TRIzol-chloroform extraction (do in fume hood)
Add 200μl fresh TRIzol to each tube
Incubate for 5 minutes at room temperature
Add 140μl chloroform to each tube
Shake at 1450 rpm for 1 minute (make sure thorough mixing has occurred)
Incubate for 2 min at room temperature
Spin at 12,000g for 15 minutes at 4°C
Remove top aqueous phase to new tubes; this is what will be used downstream
Add 1 volume of fresh 70% ethanol to the aqueous phase; mix and spin down
RNA elution using Qiagen columns
Transfer 650μl of each sample to a Qiagen RNeasy spin column (1 per sample)
Spin at max speed for 30 seconds; discard flow through
Add remaining sample to Qiagen RNEasy spin column with 700μl buffer RW1 (from the Qiagen kit)
Spin at max speed for 30 seconds; discard flow through
Add 500 uL buffer RPE (from Qiagen kit)
Spin at max speed for 30 seconds; discard flow through
Repeat buffer RPE wash (add, spin, discard – previous two steps)
Spin column at max speed for 2 minutes to remove any residual buffer
Transfer spin column to new tube (labeled, where RNA will be collected)
Add 50uL RNAse-free water to column
Incubate for 1 min at room temperature
Spin at max speed for one minute, retain eluant
Place samples on ice; quantify; store at -80°C
Protocol references
We thank the Worm Community Forum (https://community.alliancegenome.org/c/model-organism-worms/7) for discussion and suggestions about retaining all embryos during wash and bleach steps.
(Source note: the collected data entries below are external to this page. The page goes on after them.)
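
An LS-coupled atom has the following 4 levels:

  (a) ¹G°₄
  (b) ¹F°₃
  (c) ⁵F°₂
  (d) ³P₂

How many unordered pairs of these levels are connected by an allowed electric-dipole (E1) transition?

0

(a)–(b): forbidden (parity).
(a)–(c): forbidden (parity, ΔS, ΔJ).
(a)–(d): forbidden (ΔS, ΔL, ΔJ).
(b)–(c): forbidden (parity, ΔS).
(b)–(d): forbidden (ΔS, ΔL).
(c)–(d): forbidden (ΔS, ΔL).
Allowed pairs: 0 of 6.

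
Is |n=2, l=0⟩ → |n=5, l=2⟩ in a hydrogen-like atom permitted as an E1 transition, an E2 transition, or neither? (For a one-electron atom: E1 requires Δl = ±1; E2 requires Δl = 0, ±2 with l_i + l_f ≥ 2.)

E2

Δl = 2 − 0 = +2; l_i + l_f = 2.
E1 (Δl = ±1): not satisfied.
E2 (Δl = 0,±2, l_i+l_f ≥ 2): satisfied.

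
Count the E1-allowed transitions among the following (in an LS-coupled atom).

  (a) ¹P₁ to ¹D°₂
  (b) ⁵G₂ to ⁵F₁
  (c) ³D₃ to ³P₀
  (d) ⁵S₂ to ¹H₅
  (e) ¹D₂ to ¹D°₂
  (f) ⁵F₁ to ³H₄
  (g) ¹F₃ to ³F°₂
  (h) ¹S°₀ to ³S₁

2

(a) allowed
(b) forbidden (parity fails)
(c) forbidden (parity, ΔJ fail)
(d) forbidden (parity, ΔS, ΔL, ΔJ fail)
(e) allowed
(f) forbidden (parity, ΔS, ΔL, ΔJ fail)
(g) forbidden (ΔS fails)
(h) forbidden (ΔS, ΔL fail)
Total allowed: 2 of 8.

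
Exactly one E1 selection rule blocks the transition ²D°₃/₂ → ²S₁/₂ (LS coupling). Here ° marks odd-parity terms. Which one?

the ΔL = 0, ±1 rule

Parity must change: odd → even — passes.
ΔS = 0: S: 1/2 → 1/2 — passes.
ΔL = 0, ±1 (not L=0↔0): L: 2 → 0, ΔL = -2 — fails.
ΔJ = 0, ±1 (not J=0↔0): J: 3/2 → 1/2, ΔJ = -1 — passes.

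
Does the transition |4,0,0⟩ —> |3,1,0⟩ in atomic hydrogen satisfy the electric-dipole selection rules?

allowed

Initial l = 0, final l = 1, so Δl = +1. E1 requires Δl = ±1: passes.
m_l: 0 → 0 (Δm_l = +0). |Δm_l| ≤ 1 passes.
All E1 selection rules are satisfied.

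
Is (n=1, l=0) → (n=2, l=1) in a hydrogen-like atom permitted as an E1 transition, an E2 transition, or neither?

E1

Δl = 1 − 0 = +1; l_i + l_f = 1.
E1 (Δl = ±1): satisfied.
E2 (Δl = 0,±2, l_i+l_f ≥ 2): not satisfied.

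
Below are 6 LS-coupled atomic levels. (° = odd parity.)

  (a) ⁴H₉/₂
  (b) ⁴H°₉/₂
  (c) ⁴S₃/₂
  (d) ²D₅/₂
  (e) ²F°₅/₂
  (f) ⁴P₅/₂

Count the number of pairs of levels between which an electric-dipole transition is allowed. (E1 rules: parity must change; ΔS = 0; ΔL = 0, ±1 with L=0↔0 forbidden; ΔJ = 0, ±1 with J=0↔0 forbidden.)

2

(a)–(b): allowed.
(a)–(c): forbidden (parity, ΔL, ΔJ).
(a)–(d): forbidden (parity, ΔS, ΔL, ΔJ).
(a)–(e): forbidden (ΔS, ΔL, ΔJ).
(a)–(f): forbidden (parity, ΔL, ΔJ).
(b)–(c): forbidden (ΔL, ΔJ).
(b)–(d): forbidden (ΔS, ΔL, ΔJ).
(b)–(e): forbidden (parity, ΔS, ΔL, ΔJ).
(b)–(f): forbidden (ΔL, ΔJ).
(c)–(d): forbidden (parity, ΔS, ΔL).
(c)–(e): forbidden (ΔS, ΔL).
(c)–(f): forbidden (parity).
(d)–(e): allowed.
(d)–(f): forbidden (parity, ΔS).
(e)–(f): forbidden (ΔS, ΔL).
Allowed pairs: 2 of 15.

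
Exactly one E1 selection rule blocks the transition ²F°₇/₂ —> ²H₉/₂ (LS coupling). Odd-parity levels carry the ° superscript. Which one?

Initial level: S=1/2, L=3, J=7/2, parity odd. Final level: S=1/2, L=5, J=9/2, parity even.
Parity must change: odd → even — satisfied.
ΔS = 0: S: 1/2 → 1/2 — satisfied.
ΔL = 0, ±1 (not L=0↔0): L: 3 → 5, ΔL = +2 — violated.
ΔJ = 0, ±1 (not J=0↔0): J: 7/2 → 9/2, ΔJ = +1 — satisfied.

the ΔL = 0, ±1 rule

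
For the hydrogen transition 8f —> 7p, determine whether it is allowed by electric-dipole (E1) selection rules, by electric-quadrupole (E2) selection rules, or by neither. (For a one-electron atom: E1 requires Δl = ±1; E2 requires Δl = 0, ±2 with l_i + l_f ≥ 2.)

Δl = 1 − 3 = -2; l_i + l_f = 4.
E1 (Δl = ±1): not satisfied.
E2 (Δl = 0,±2, l_i+l_f ≥ 2): satisfied.

E2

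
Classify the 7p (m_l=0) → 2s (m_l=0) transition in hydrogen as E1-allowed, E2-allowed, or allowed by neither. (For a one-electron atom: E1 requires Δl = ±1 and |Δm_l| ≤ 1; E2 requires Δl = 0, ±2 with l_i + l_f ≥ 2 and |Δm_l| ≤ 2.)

E1

Δl = 0 − 1 = -1; l_i + l_f = 1.
Δm_l = +0.
E1 (Δl = ±1, |Δm_l| ≤ 1): satisfied.
E2 (Δl = 0,±2, l_i+l_f ≥ 2, |Δm_l| ≤ 2): not satisfied.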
We thank Paaby lab members Samiksha Kaul and Ling Wang for hands-on help developing and implementing this protocol.

References
Frezal L, Demoinet E, Braendle C, Miska E, Felix MA. Natural Genetic Variation in a Multigenerational Phenotype in C. elegans. Curr Biol 2018;28(16):2588-2596 e2588. 10.1016/j.cub.2018.05.091

***He F. Total RNA Extraction from C. elegans. Bio-protocol 2011;1(6):e47. 10.21769/BioProtoc.47

Stiernagle T, Maintenance of C. elegans. 2006 pp. 1-11 in WormBook. 10.1895/wormbook.1.101.1.